At 11:35 a.m. on this day in 1880, three teen boys were publicly hanged in Canton, Ohio. George E. Mann was sixteen, Gustave Adolph Ohr was somewhere between fifteen and seventeen, and John Sammet(t) had just turned eighteen the day before. Between them, they had committed two murders.

Left to right: Mann, Ohr, and Sammett.
George Mann and Gustave Ohr came from similar backgrounds: both lost a parent in early childhood — George's mother and Gustave's father — and both didn't adjust well. By the summer of 1879, both boys had run away from home. They were riding the rails when they met each other and began traveling with an older tramp, John Watmough.

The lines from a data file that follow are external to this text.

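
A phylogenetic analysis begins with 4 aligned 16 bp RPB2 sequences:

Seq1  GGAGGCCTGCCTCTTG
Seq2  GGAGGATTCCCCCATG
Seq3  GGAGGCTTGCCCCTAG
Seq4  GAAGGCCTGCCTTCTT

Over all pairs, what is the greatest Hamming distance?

8

Pairwise Hamming distances:
  Seq1 vs Seq2: 5
  Seq1 vs Seq3: 3
  Seq1 vs Seq4: 4
  Seq2 vs Seq3: 4
  Seq2 vs Seq4: 8
  Seq3 vs Seq4: 7
The largest is 8, between Seq2 and Seq4.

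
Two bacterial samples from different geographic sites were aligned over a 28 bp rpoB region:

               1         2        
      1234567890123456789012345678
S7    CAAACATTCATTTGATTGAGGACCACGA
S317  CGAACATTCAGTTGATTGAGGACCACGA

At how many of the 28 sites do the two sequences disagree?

2

Mismatches occur at site 2 (A↔G), site 11 (T↔G).
That gives 2 mismatches out of 28 aligned sites, so the Hamming distance is 2.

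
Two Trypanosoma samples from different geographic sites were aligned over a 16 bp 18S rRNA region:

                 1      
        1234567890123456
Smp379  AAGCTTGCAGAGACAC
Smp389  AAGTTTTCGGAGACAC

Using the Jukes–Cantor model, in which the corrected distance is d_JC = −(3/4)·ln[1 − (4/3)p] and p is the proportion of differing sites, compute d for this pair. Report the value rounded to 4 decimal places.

Differing sites — 4:C/T; 7:G/T; 9:A/G.
p = 3/16 = 0.187500.
d = −0.75 · ln(1 − (4/3)·0.187500) = −0.75 · ln(0.750000) = −0.75 · (-0.287682) = 0.2158.

0.2158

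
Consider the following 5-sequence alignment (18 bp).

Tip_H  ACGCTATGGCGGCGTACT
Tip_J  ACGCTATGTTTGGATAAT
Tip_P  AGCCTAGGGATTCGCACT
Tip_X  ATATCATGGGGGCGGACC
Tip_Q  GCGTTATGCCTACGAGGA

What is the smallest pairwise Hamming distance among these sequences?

6

Pairwise Hamming distances:
  Tip_H vs Tip_J: 6
  Tip_H vs Tip_P: 7
  Tip_H vs Tip_X: 7
  Tip_H vs Tip_Q: 9
  Tip_J vs Tip_P: 10
  Tip_J vs Tip_X: 12
  Tip_J vs Tip_Q: 11
  Tip_P vs Tip_X: 10
  Tip_P vs Tip_Q: 12
  Tip_X vs Tip_Q: 12
The smallest is 6, between Tip_H and Tip_J.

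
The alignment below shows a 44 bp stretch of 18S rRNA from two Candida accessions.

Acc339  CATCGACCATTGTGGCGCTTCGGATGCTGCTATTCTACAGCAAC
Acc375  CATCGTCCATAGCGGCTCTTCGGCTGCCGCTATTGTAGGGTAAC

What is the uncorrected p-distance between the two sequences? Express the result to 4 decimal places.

The sequences differ at positions 6 (A/T), 11 (T/A), 13 (T/C), 17 (G/T), 24 (A/C), 28 (T/C), 35 (C/G), 38 (C/G), 39 (A/G), 41 (C/T).
There are 10 differences over 44 sites, so p = 10/44 = 0.2273.

0.2273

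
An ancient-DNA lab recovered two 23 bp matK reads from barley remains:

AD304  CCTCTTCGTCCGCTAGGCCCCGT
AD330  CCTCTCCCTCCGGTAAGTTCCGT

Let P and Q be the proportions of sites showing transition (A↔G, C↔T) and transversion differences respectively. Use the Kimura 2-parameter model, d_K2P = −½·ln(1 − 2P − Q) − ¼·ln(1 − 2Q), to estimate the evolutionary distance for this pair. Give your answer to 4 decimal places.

0.3330

The sequences differ at positions 6 (T/C, transition), 8 (G/C, transversion), 13 (C/G, transversion), 16 (G/A, transition), 18 (C/T, transition), 19 (C/T, transition).
Of the 6 differences, 4 transitions and 2 transversions over 23 sites: P = 4/23 = 0.173913, Q = 2/23 = 0.086957.
d = −0.5·ln(0.565217) − 0.25·ln(0.826086) = −0.5·(-0.570546) − 0.25·(-0.191056) = 0.3330.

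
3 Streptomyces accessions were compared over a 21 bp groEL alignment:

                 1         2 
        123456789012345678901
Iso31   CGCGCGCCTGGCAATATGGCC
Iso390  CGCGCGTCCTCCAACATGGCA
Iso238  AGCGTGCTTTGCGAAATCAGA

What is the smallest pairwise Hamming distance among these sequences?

6

Pairwise Hamming distances:
  Iso31 vs Iso390: 6
  Iso31 vs Iso238: 10
  Iso390 vs Iso238: 11
The smallest is 6, between Iso31 and Iso390.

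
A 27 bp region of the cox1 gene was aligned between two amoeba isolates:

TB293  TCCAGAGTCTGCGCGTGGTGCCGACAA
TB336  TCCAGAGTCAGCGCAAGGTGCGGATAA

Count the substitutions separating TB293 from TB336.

Mismatches occur at site 10 (T→A), site 15 (G→A), site 16 (T→A), site 22 (C→G), site 25 (C→T).
That gives 5 mismatches out of 27 aligned sites, so the Hamming distance is 5.

5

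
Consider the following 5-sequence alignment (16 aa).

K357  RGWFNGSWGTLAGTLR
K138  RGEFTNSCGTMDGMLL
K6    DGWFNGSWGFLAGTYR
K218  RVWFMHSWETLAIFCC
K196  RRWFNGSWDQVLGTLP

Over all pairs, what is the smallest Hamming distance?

3

Pairwise Hamming distances:
  K357 vs K138: 8
  K357 vs K6: 3
  K357 vs K218: 8
  K357 vs K196: 6
  K138 vs K6: 11
  K138 vs K218: 12
  K138 vs K196: 11
  K6 vs K218: 10
  K6 vs K196: 8
  K218 vs K196: 11
The smallest is 3, between K357 and K6.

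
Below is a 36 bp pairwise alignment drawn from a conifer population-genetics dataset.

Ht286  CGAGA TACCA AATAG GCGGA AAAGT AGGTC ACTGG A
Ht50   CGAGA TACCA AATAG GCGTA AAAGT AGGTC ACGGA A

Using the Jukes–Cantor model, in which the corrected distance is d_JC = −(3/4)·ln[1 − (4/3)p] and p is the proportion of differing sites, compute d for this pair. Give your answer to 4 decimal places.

0.0883

Mismatches occur at site 19 (G→T), site 33 (T→G), site 35 (G→A).
p = 3/36 = 0.083333.
d = −0.75 · ln(1 − (4/3)·0.083333) = −0.75 · ln(0.888889) = −0.75 · (-0.117783) = 0.0883.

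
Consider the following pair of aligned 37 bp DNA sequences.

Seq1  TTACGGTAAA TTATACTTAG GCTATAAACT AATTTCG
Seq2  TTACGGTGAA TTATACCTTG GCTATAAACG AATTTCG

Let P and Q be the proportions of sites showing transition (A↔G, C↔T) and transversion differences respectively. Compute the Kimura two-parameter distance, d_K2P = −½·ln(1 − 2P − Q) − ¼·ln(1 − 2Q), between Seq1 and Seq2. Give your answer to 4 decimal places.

Mismatches occur at site 8 (A/G, transition), site 17 (T/C, transition), site 19 (A/T, transversion), site 30 (T/G, transversion).
Of the 4 differences, 2 transitions and 2 transversions over 37 sites: P = 2/37 = 0.054054, Q = 2/37 = 0.054054.
d = −0.5·ln(0.837838) − 0.25·ln(0.891892) = −0.5·(-0.176931) − 0.25·(-0.114410) = 0.1171.

0.1171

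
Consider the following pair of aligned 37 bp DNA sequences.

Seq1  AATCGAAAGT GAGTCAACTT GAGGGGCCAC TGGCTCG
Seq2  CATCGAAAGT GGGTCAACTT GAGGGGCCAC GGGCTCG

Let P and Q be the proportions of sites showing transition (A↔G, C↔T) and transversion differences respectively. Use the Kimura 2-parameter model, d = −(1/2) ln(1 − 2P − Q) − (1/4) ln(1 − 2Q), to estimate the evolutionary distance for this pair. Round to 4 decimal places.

0.0858

The sequences differ at positions 1 (A/C, transversion), 12 (A/G, transition), 31 (T/G, transversion).
Of the 3 differences, 1 transition and 2 transversions over 37 sites: P = 1/37 = 0.027027, Q = 2/37 = 0.054054.
d = −0.5·ln(0.891892) − 0.25·ln(0.891892) = −0.5·(-0.114410) − 0.25·(-0.114410) = 0.0858.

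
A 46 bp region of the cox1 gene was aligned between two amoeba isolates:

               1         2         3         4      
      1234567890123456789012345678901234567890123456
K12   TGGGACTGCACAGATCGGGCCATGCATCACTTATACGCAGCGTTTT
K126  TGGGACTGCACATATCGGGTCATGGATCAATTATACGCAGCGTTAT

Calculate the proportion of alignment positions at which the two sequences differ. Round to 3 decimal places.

The sequences differ at positions 13 (G/T), 20 (C/T), 25 (C/G), 30 (C/A), 45 (T/A).
There are 5 differences over 46 sites, so p = 5/46 = 0.109.

0.109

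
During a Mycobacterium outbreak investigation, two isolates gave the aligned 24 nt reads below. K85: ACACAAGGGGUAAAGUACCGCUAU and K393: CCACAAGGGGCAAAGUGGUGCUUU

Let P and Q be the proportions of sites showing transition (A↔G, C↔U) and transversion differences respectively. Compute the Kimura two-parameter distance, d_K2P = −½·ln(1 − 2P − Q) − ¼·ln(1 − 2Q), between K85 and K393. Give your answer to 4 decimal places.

Mismatches occur at site 1 (A→C, transversion), site 11 (U→C, transition), site 17 (A→G, transition), site 18 (C→G, transversion), site 19 (C→U, transition), site 23 (A→U, transversion).
Of the 6 differences, 3 transitions and 3 transversions over 24 sites: P = 3/24 = 0.125000, Q = 3/24 = 0.125000.
d = −0.5·ln(0.625000) − 0.25·ln(0.750000) = −0.5·(-0.470004) − 0.25·(-0.287682) = 0.3069.

0.3069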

The trio had reached Alliance, Ohio when, on June 27, 1879, Gustave and George decided to rob Watmough as he slept. They beat him on the head with a railroad coupling pin, mortally wounding him, and the boys took his watch, money and clothes and ran away. Watmough was able to crawl to a nearby house and mumble a few words before dying. His killers were arrested within minutes.

George, although he insisted it was Gustave who'd struck the fatal blows, was convicted of first-degree murder on December 6. Gustave was convicted on December 13. On December 31, both were sentenced to death. George went to his grave saying he was innocent, but his partner-in-crime refused to cinch his clemency argument by taking full responsibility.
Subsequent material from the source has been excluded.